I take multi enzymes I buy and GNC, when I first started them over 10 years ago, I was taking 9 a day, now I take roughly two a day unless I really feel sick. They have made a huge difference.
2nd, low carbing, yeah I know, many people think it is a no, no, but all the grains, sugars, white foods set me off even more. I didn't realize it until I dropped them all and in about 2 weeks no more ibs. I only have issues when I load up on all the carbs.
You might have a gluten intolerance or allergy. It would be worth getting checked out.
Hugs to you, and just so you know I think every mom goes through this. I know I still do and my little ones are bigger. (Honestly my bigger ones cause me more stress now. :) )
You just explained EVERY mothers life! I have sooooo been there too and when you take a look around at all the Mom's around you they are there too! (they may just hide it better) Just know that it does get better and there will still be days where even whipping out the mac and cheese is too tough! That's why we have happy meals! They not only make the kids "happy" Mom is happy too!!! Hee hee! But most of all your an AMAZING Mom- don't ever forget it!!!
I appreciate your honesty cause I'm not there yet but I know it can't all be roses and lilies! I know it will be hard! You're such a wonderful and cute mom! They're lucky to have you!

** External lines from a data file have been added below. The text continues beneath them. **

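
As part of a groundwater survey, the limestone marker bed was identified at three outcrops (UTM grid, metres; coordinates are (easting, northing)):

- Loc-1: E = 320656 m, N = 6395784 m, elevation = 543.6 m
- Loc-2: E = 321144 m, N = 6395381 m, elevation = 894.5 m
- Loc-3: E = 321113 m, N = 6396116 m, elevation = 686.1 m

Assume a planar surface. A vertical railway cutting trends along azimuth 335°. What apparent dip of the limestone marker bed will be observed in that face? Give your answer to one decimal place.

24.2°

Two edge vectors: Loc-1→Loc-2 = (488, -403, 350.9), Loc-1→Loc-3 = (457, 332, 142.5).
Normal n = (Loc-1→Loc-2) × (Loc-1→Loc-3) = (-173926.3, 90821.3, 346187).
So ∂z/∂E = −n_x/n_z = 0.50241 and ∂z/∂N = −n_y/n_z = −0.26235.
Unit vector along 335° is (sin 335°, cos 335°) = (-0.4226, 0.9063).
Slope in that direction = a·(-0.4226) + b·(0.9063) = −0.45009.
Apparent dip = arctan|0.45009| = 24.2° (true dip is 29.5°, so apparent ≤ true as expected).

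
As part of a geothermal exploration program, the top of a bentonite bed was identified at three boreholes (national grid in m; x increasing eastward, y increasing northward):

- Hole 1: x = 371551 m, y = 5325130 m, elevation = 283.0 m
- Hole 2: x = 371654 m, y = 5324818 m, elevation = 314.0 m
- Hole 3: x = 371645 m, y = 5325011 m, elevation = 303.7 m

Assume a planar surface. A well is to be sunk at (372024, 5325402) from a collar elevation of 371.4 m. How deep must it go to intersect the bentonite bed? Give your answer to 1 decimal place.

24.1 m

Two edge vectors: Hole 1→Hole 2 = (103, -312, 31), Hole 1→Hole 3 = (94, -119, 20.7).
Normal n = (Hole 1→Hole 2) × (Hole 1→Hole 3) = (-2769.4, 781.9, 17071).
So ∂z/∂x = −n_x/n_z = 0.162228340 and ∂z/∂y = −n_y/n_z = −0.045802824.
Intercept c from Hole 1: 283 − 60276.10 + 243905.99 = 183912.89.
At (372024, 5325402): z_contact = 60352.84 − 243918.45 + 183912.89 = 347.28 m.
Depth below ground = 371.4 − 347.28 = 24.1 m.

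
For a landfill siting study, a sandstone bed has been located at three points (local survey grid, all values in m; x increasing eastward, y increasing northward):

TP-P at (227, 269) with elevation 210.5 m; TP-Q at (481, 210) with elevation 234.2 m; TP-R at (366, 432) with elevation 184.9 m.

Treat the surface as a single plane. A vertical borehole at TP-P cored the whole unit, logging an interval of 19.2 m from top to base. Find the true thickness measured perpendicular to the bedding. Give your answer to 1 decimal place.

Two edge vectors: TP-P→TP-Q = (254, -59, 23.7), TP-P→TP-R = (139, 163, -25.6).
Normal n = (TP-P→TP-Q) × (TP-P→TP-R) = (-2352.7, 9796.7, 49603).
So ∂z/∂x = −n_x/n_z = 0.04743 and ∂z/∂y = −n_y/n_z = −0.19750.
|∇z| = √(a²+b²) = 0.20312, so dip δ = arctan(0.20312) = 11.48°.
True thickness = vertical thickness × cos δ = 19.2 × cos 11.48° = 18.8 m.

18.8 m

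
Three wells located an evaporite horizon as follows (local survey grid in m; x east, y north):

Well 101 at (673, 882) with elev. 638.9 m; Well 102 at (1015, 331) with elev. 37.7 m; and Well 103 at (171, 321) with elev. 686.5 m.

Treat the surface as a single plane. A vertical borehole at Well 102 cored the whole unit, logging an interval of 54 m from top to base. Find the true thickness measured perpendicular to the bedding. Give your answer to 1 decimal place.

Two edge vectors: Well 101→Well 102 = (342, -551, -601.2), Well 101→Well 103 = (-502, -561, 47.6).
Normal n = (Well 101→Well 102) × (Well 101→Well 103) = (-363500.8, 285523.2, -468464).
So ∂z/∂x = −n_x/n_z = −0.77594 and ∂z/∂y = −n_y/n_z = 0.60949.
|∇z| = √(a²+b²) = 0.98669, so dip δ = arctan(0.98669) = 44.62°.
True thickness = vertical thickness × cos δ = 54 × cos 44.62° = 38.4 m.

38.4 m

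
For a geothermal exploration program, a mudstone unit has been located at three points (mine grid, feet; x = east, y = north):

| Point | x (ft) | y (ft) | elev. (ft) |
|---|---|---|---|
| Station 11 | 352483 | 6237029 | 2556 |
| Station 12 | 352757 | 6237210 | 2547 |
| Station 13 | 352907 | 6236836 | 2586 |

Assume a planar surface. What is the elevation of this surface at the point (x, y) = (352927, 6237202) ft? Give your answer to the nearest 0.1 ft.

Let the plane be z = a·x + b·y + c.
Station 12−Station 11: 274a + 181b = −9;  Station 13−Station 11: 424a − 193b = 30.
Solving gives a = 0.028489655, b = −0.092851743.
Then c = 2556 − a·352483 − b·6237029 = 571632.89.
At (352927, 6237202): z = 10054.8 − 579135.1 + 571632.89 = 2552.6 ft.

2552.6 ft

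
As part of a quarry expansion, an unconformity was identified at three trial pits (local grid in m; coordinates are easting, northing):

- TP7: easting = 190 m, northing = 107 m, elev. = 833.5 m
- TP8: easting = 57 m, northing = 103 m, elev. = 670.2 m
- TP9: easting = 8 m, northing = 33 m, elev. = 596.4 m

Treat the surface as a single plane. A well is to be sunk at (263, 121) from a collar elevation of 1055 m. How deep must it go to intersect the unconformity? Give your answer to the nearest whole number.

130 m

Let the plane be z = a·easting + b·northing + c.
TP8−TP7: −133a − 4b = −163.3;  TP9−TP7: −182a − 74b = −237.1.
Solving gives a = 1.22183, b = 0.19900.
Then c = 833.5 − a·190 − b·107 = 580.06.
At (263, 121): z_contact = 321.3 + 24.1 + 580.06 = 925.5 m.
Depth below ground = 1055 − 925.5 = 130 m.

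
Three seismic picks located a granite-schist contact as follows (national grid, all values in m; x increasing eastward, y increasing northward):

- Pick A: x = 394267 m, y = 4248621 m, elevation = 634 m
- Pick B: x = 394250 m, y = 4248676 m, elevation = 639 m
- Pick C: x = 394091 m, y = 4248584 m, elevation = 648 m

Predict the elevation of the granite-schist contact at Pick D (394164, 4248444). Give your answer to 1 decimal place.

Let the plane be z = a·x + b·y + c.
Pick B−Pick A: −17a + 55b = 5;  Pick C−Pick A: −176a − 37b = 14.
Solving gives a = −0.092637501, b = 0.062275681.
Then c = 634 − a·394267 − b·4248621 = −227427.86.
At (394164, 4248444): z = −36514.4 + 264574.7 − 227427.86 = 632.5 m.

632.5 m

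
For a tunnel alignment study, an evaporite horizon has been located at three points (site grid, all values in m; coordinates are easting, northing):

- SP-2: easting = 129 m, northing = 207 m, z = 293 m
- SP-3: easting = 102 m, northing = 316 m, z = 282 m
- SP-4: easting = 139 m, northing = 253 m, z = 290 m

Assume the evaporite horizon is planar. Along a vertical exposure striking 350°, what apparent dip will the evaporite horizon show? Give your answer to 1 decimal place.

Two edge vectors: SP-2→SP-3 = (-27, 109, -11), SP-2→SP-4 = (10, 46, -3).
Normal n = (SP-2→SP-3) × (SP-2→SP-4) = (179, -191, -2332).
So ∂z/∂easting = −n_x/n_z = 0.07676 and ∂z/∂northing = −n_y/n_z = −0.08190.
Unit vector along 350° is (sin 350°, cos 350°) = (-0.1736, 0.9848).
Slope in that direction = a·(-0.1736) + b·(0.9848) = −0.09399.
Apparent dip = arctan|0.09399| = 5.4° (true dip is 6.4°, so apparent ≤ true as expected).

5.4°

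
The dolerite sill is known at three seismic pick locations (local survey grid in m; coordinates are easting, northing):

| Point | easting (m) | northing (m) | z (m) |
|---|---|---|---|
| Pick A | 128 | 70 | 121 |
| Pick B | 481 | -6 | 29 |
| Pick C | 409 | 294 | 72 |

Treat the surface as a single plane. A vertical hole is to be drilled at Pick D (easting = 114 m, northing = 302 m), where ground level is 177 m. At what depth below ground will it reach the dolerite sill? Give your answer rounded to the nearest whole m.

33 m

Two edge vectors: Pick A→Pick B = (353, -76, -92), Pick A→Pick C = (281, 224, -49).
Normal n = (Pick A→Pick B) × (Pick A→Pick C) = (24332, -8555, 100428).
So ∂z/∂easting = −n_x/n_z = −0.24228 and ∂z/∂northing = −n_y/n_z = 0.08519.
Intercept c from Pick A: 121 + 31.01 − 5.96 = 146.05.
At (114, 302): z_contact = −27.6 + 25.7 + 146.05 = 144.2 m.
Depth below ground = 177 − 144.2 = 33 m.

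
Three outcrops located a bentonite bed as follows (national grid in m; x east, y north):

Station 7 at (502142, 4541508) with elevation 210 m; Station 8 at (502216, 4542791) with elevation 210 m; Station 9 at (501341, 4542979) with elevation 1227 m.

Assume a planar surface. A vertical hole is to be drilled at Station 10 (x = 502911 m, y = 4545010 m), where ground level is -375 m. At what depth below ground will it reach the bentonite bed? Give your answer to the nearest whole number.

Let the plane be z = a·x + b·y + c.
Station 8−Station 7: 74a + 1283b = 0;  Station 9−Station 7: −801a + 1471b = 1017.
Solving gives a = −1.14805853, b = 0.06621694.
Then c = 210 − a·502142 − b·4541508 = 275973.65.
At (502911, 4545010): z_contact = −577371.3 + 300956.6 + 275973.65 = -441.0 m.
Depth below ground = -375 − (-441.0) = 66 m.

66 m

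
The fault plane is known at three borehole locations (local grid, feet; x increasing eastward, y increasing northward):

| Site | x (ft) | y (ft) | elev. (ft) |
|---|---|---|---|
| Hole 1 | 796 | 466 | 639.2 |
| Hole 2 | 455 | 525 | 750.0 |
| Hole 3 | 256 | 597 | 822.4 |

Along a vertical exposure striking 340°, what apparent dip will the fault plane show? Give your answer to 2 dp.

Let the plane be z = a·x + b·y + c.
Hole 2−Hole 1: −341a + 59b = 110.8;  Hole 3−Hole 1: −540a + 131b = 183.2.
Solving gives a = −0.28928, b = 0.20601.
Unit vector along 340° is (sin 340°, cos 340°) = (-0.3420, 0.9397).
Slope in that direction = a·(-0.3420) + b·(0.9397) = 0.29253.
Apparent dip = arctan|0.29253| = 16.31° (true dip is 19.6°, so apparent ≤ true as expected).

16.31°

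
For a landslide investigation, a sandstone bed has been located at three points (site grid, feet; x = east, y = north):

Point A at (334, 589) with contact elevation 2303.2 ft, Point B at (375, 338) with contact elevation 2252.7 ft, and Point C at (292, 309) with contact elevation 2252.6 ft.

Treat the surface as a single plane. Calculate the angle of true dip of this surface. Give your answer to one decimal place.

Two edge vectors: Point A→Point B = (41, -251, -50.5), Point A→Point C = (-42, -280, -50.6).
Normal n = (Point A→Point B) × (Point A→Point C) = (-1439.4, 4195.6, -22022).
So ∂z/∂x = −n_x/n_z = −0.06536 and ∂z/∂y = −n_y/n_z = 0.19052.
Gradient magnitude |∇z| = √(a² + b²) = √(0.00427 + 0.03630) = 0.20142.
True dip = arctan(0.20142) = 11.4°, dipping toward SSE (azimuth ≈ 161°).

11.4°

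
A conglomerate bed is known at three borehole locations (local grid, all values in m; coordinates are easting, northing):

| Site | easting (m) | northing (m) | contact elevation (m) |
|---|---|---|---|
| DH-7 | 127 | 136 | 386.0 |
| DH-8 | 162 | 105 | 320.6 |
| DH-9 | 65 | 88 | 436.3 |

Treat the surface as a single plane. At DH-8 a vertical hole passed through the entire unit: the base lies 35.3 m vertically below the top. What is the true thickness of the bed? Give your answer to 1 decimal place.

20.0 m

Let the plane be z = a·easting + b·northing + c.
DH-8−DH-7: 35a − 31b = −65.4;  DH-9−DH-7: −62a − 48b = 50.3.
Solving gives a = −1.30441, b = 0.63695.
|∇z| = √(a²+b²) = 1.45162, so dip δ = arctan(1.45162) = 55.44°.
True thickness = vertical thickness × cos δ = 35.3 × cos 55.44° = 20.0 m.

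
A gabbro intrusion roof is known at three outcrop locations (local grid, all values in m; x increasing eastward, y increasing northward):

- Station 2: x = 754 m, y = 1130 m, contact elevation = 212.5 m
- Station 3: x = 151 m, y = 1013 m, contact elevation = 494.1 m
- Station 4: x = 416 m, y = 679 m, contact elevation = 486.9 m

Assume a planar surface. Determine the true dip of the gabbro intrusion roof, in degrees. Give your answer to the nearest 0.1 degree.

26.9°

Two edge vectors: Station 2→Station 3 = (-603, -117, 281.6), Station 2→Station 4 = (-338, -451, 274.4).
Normal n = (Station 2→Station 3) × (Station 2→Station 4) = (94896.8, 70282.4, 232407).
So ∂z/∂x = −n_x/n_z = −0.40832 and ∂z/∂y = −n_y/n_z = −0.30241.
Gradient magnitude |∇z| = √(a² + b²) = √(0.16673 + 0.09145) = 0.50811.
True dip = arctan(0.50811) = 26.9°, dipping toward NE (azimuth ≈ 053°).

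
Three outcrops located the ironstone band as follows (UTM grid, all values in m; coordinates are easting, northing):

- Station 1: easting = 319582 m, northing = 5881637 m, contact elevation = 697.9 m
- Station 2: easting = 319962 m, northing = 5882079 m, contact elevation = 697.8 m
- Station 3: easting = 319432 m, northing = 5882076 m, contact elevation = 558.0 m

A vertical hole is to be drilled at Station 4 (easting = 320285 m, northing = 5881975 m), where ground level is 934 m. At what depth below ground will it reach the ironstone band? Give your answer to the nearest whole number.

127 m

Let the plane be z = a·easting + b·northing + c.
Station 2−Station 1: 380a + 442b = −0.1;  Station 3−Station 1: −150a + 439b = −139.9.
Solving gives a = 0.26506477, b = −0.22810999.
Then c = 697.9 − a·319582 − b·5881637 = 1257648.10.
At (320285, 5881975): z_contact = 84896.3 − 1341737.2 + 1257648.10 = 807.1 m.
Depth below ground = 934 − 807.1 = 127 m.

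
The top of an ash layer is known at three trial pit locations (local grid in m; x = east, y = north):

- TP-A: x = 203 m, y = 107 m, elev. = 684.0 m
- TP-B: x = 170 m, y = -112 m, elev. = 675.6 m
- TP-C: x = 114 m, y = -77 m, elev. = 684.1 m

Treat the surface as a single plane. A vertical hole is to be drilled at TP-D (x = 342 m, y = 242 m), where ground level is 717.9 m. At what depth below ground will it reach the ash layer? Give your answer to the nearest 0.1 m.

Let the plane be z = a·x + b·y + c.
TP-B−TP-A: −33a − 219b = −8.4;  TP-C−TP-A: −89a − 184b = 0.1.
Solving gives a = −0.11681, b = 0.05596.
Then c = 684 − a·203 − b·107 = 701.73.
At (342, 242): z_contact = −39.95 + 13.54 + 701.73 = 675.32 m.
Depth below ground = 717.9 − 675.32 = 42.6 m.

42.6 m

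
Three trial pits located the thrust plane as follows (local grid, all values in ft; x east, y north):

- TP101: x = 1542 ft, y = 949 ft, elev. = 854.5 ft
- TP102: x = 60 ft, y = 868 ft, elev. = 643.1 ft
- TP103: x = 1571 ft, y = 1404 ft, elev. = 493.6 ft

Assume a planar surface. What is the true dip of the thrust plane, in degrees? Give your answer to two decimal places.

39.57°

Let the plane be z = a·x + b·y + c.
TP102−TP101: −1482a − 81b = −211.4;  TP103−TP101: 29a + 455b = −360.9.
Solving gives a = 0.18665, b = −0.80508.
Gradient magnitude |∇z| = √(a² + b²) = √(0.03484 + 0.64816) = 0.82644.
True dip = arctan(0.82644) = 39.57°, dipping toward NNW (azimuth ≈ 347°).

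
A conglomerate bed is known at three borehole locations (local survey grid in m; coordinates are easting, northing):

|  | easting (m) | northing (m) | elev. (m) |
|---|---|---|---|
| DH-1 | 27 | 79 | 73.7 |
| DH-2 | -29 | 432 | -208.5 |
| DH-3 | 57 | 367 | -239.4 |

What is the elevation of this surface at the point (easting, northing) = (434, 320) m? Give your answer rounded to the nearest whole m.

Let the plane be z = a·easting + b·northing + c.
DH-2−DH-1: −56a + 353b = −282.2;  DH-3−DH-1: 30a + 288b = −313.1.
Solving gives a = −1.09479, b = −0.97311.
Then c = 73.7 − a·27 − b·79 = 180.14.
At (434, 320): z = −475.1 − 311.4 + 180.14 = -606.4 m.

-606 m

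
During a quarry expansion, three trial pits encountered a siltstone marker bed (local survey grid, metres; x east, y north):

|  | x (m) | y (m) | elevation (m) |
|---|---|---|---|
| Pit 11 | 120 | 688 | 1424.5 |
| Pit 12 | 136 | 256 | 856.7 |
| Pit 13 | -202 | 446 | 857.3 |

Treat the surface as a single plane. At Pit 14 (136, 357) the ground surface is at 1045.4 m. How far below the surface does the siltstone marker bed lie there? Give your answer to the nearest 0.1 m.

53.1 m

Let the plane be z = a·x + b·y + c.
Pit 12−Pit 11: 16a − 432b = −567.8;  Pit 13−Pit 11: −322a − 242b = −567.2.
Solving gives a = 0.75273, b = 1.34223.
Then c = 1424.5 − a·120 − b·688 = 410.72.
At (136, 357): z_contact = 102.37 + 479.18 + 410.72 = 992.27 m.
Depth below ground = 1045.4 − 992.27 = 53.1 m.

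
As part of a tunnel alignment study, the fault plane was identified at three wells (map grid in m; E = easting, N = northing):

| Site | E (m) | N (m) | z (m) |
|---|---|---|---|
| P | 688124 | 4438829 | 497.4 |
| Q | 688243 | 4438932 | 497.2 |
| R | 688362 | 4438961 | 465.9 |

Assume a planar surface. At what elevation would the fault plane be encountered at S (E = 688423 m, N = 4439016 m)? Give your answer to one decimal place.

466.7 m

Two edge vectors: P→Q = (119, 103, -0.2), P→R = (238, 132, -31.5).
Normal n = (P→Q) × (P→R) = (-3218.1, 3700.9, -8806).
So ∂z/∂E = −n_x/n_z = −0.365444015 and ∂z/∂N = −n_y/n_z = 0.420270270.
Intercept c from P: 497.4 + 251470.80 − 1865507.86 = −1613539.67.
At (688423, 4439016): z = −251580.1 + 1865586.5 − 1613539.67 = 466.7 m.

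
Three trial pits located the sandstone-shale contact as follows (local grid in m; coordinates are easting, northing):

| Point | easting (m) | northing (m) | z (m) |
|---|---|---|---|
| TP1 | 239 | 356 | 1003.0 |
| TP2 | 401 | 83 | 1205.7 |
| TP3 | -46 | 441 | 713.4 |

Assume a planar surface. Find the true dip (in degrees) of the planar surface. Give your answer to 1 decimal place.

44.4°

Let the plane be z = a·easting + b·northing + c.
TP2−TP1: 162a − 273b = 202.7;  TP3−TP1: −285a + 85b = −289.6.
Solving gives a = 0.96559, b = −0.16951.
Gradient magnitude |∇z| = √(a² + b²) = √(0.93236 + 0.02873) = 0.98035.
True dip = arctan(0.98035) = 44.4°, dipping toward W (azimuth ≈ 280°).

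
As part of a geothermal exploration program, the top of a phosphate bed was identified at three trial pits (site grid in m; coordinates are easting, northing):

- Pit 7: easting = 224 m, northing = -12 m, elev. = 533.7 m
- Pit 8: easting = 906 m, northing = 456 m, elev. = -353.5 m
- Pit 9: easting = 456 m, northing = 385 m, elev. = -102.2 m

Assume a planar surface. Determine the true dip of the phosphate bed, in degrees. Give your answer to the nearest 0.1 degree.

55.3°

Two edge vectors: Pit 7→Pit 8 = (682, 468, -887.2), Pit 7→Pit 9 = (232, 397, -635.9).
Normal n = (Pit 7→Pit 8) × (Pit 7→Pit 9) = (54617.2, 227853.4, 162178).
So ∂z/∂easting = −n_x/n_z = −0.33677 and ∂z/∂northing = −n_y/n_z = −1.40496.
Gradient magnitude |∇z| = √(a² + b²) = √(0.11342 + 1.97391) = 1.44476.
True dip = arctan(1.44476) = 55.3°, dipping toward NNE (azimuth ≈ 013°).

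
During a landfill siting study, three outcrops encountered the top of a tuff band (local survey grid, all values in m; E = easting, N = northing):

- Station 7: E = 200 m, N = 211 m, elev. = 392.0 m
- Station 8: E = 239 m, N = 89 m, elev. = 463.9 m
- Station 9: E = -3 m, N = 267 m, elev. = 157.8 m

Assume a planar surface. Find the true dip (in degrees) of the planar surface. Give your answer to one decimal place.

48.1°

Two edge vectors: Station 7→Station 8 = (39, -122, 71.9), Station 7→Station 9 = (-203, 56, -234.2).
Normal n = (Station 7→Station 8) × (Station 7→Station 9) = (24546, -5461.9, -22582).
So ∂z/∂E = −n_x/n_z = 1.08697 and ∂z/∂N = −n_y/n_z = −0.24187.
Gradient magnitude |∇z| = √(a² + b²) = √(1.18151 + 0.05850) = 1.11356.
True dip = arctan(1.11356) = 48.1°, dipping toward WNW (azimuth ≈ 283°).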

And seeing you be a Mom gives me courage to become a Mom someday...a job that is slightly more than just daunting in many ways...but wonderful too
I love you Megan!
Megan...you could not have said it better...we need to get together more often...you voiced my exact words...except aim onery-er than sin and no one WANTS to be around me...I M blaming the weather!
All I am saying is that you better get a danged nice Mother's Day gift this year.
It isn't whining if it's true, honey, and nobody ever said time spent in a rich whiney satisfying rant will keep you out of heaven. Anyway, it's a good thing you're blogging because in a few years you'll have great material when you write a book about it, and believe me, getting a book published is much harder than raising kids.
Thanks for finally putting into words what I feel like screaming EVERYDAY! I only have two so, kudos, you have it worse. Yes, you win! And yet we still grudgingly get out of bed the next morning and do it all over again. Hang in there. I will if you will.
Goodness gracious, so many comments, and so many people in your corner!
Don't have time to read previous comments, but let me tell you that I so look up to you from afar. One of my favorite posts is the post where you were like, "ah screw this, we're going to Carl's Jr.!" That's kind of beside the point, my brain is quite fuzzy now, but you're an awesome mother. I have a baby crying now, so I can't go on. But like Dorie says, "just keep swimming, just keep swimming."
Okay, I'm back, because my comment was kinda lame. Basically I was reading this post in tears because my heart broke a little bit for you. I have this sweet, easy angelic newborn, and yet it's been so hard, mainly because of my body breaking down from lack of sleep. So I tried to imagine myself in your shoes, and I'm all the more humbled. I have no right to complain right now!
Anyway, I am amazed at the work you do. You're a mommy rockstar.
I feel the same way all the time. I hide from my kids and can never keep up with giving all the attention they crave let alone the housework. I hate how people say, let the housework go, kids will grow up but it stays there. I realize it's more important to give your kids attention...but you have to clean some time or your house will be unfit to keep children in. sorry didn't mean to vent. you are not alone and hopefully these days will pass for both of us
I think you're cool, except when you get diarrhea.